Expectantly, he sat on the examining table gazing at the door with steady, unblinking eyes. The smell of antiseptic hung in the air, and a male assistant stood beside him to make sure the elderly patient didn’t fall. A scale waited directly in front of him to report on his eating habits. A variety of pill bottles, some horse-sized and some much smaller, sat on a shelf beside the roll of gauze. He could hear the receptionist who’d greeted him as he came in talking on the phone down the hall.

“Yes, ma’am,” she said. “Can you be here at 4:00? Okay, good. We’ll see you then.”

A white-coated lab assistant came through the door, her left hand holding 3 hypodermics, which the patient eyed warily, but he said nothing. A deafening silence filled the room.

“The doctor will be with you in a few minutes, sir,” she said to him. “We’ll try not to keep you waiting.”

She laid the hypodermics down on the counter and walked out, closing the door behind her.

The patient shifted his weight a bit and glanced out the window, watching the rain splash against the windowpanes. He didn’t especially care for the rain. The air was a bit chill and damp for the first day of May, not the best weather for the achy joints of the very old, but such is life. Occasionally, the male assistant patted him sympathetically and reassured him.

“The doctor will be here very soon. I promise.”

As he waited, he thought of other visits to his doctor. Sure, there’d been that time he’d had kidney stones and they weren’t pleasant, but the doctor provided the pills to cure him. Back at home, his family had nursed him through it, poking pills into him every few minutes, or so it seemed. He’d done all right and could soon expel the water he needed to. And another time he’d had a sore throat so bad he couldn’t eat—the doctor said wouldn’t—but it just hurt too bad. He preferred to be hungry rather than suffer through the pain of swallowing. Doctors didn’t always understand the patient’s feelings; they just thought they did.

Finally, the door opened, and the doctor came in carrying a thick folder containing charts of visits for years and years past—the story of a long healthy life, for the most part.
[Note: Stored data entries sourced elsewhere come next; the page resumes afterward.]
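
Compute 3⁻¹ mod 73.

49

Run the extended Euclidean algorithm:
73 = 24·3 + 1
3 = 3·1 + 0
gcd(3, 73) = 1, so the inverse exists.
Bézout: 1 = 1·73 − 24·3.
So 3⁻¹ ≡ −24 ≡ 49 (mod 73).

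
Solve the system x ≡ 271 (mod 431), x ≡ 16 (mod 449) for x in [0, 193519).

431⁻¹ mod 449: 431×424 ≡ 1 (mod 449), so 431⁻¹ ≡ 424.
x = 271 + 431×((16 − 271)×424 mod 449) = 271 + 431×89 = 38630.

38630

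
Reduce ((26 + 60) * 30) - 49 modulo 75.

56

26 + 60 = 86 ≡ 11 (mod 75)
11 * 30 = 330 ≡ 30 (mod 75)
30 - 49 = -19 ≡ 56 (mod 75)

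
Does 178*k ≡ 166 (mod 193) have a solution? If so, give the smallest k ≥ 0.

79

gcd(178, 193) = 1, so a unique solution mod 193 exists.
178⁻¹ ≡ 90 (mod 193).
k ≡ 90*166 ≡ 79 (mod 193).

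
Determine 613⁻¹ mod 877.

681

Apply the Euclidean algorithm and back-substitute:
877 = 1·613 + 264
613 = 2·264 + 85
264 = 3·85 + 9
85 = 9·9 + 4
9 = 2·4 + 1
4 = 4·1 + 0
gcd(613, 877) = 1, so the inverse exists.
Bézout: 1 = 137·877 − 196·613.
So 613⁻¹ ≡ −196 ≡ 681 (mod 877).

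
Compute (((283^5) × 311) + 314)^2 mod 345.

259

(283)^5 ≡ 178 (mod 345)
178 × 311 = 55358 ≡ 158 (mod 345)
158 + 314 = 472 ≡ 127 (mod 345)
(127)^2 ≡ 259 (mod 345)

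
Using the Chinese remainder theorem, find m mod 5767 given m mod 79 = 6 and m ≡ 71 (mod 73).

1823

79⁻¹ mod 73: 79·61 ≡ 1 (mod 73), so 79⁻¹ ≡ 61.
m = 6 + 79·((71 − 6)·61 mod 73) = 6 + 79·23 = 1823.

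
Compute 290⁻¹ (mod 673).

Apply the Euclidean algorithm and back-substitute:
673 = 2×290 + 93
290 = 3×93 + 11
93 = 8×11 + 5
11 = 2×5 + 1
5 = 5×1 + 0
gcd(290, 673) = 1, so the inverse exists.
Back-substitute for 1:
1 = 1×11 − 2×5
  = −2×93 + 17×11
  = 17×290 − 53×93
  = −53×673 + 123×290
So 290⁻¹ ≡ 123 (mod 673).

123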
“Well, old man,” the doctor said, “I didn’t expect to see you here alive ever again. I was sure you’d be dead by now. You look pretty good, considering. Let me see you walk.”

He helped the patient to stand and watched him stagger across the room, bumping into first the cabinet and then the chair leg before getting his balance.

“Well, old man, let’s get these shots into you, and I have a couple to tests I’d like to run today,” the doctor said. “You’re still taking your steroids every other day, right.”

The patient looked away sullenly and didn’t answer, but the woman sitting in the corner nodded.

“He hasn’t missed a dose,” she replied, watching the doctor give the injections.

“He’s not very happy with me,” observed the doctor, “and I really don’t blame him. His temperature is normal, and his weight is good. He’s doing so well that I’m going to skip a couple of the tests. I don’t want to bother him any more than is absolutely necessary.”

The doctor bustled about finishing the tests, went out to check the results, and in ten minutes or so, he stuck his head back in the door.

“All done, old man,” he said. “I hope to see you again next year. You just might make it. You’re free to go.”

At this point the old man finally chose to speak to the doctor.

“Meow,” he said, and walked unsteadily over to his human servant, demanding to be taken home.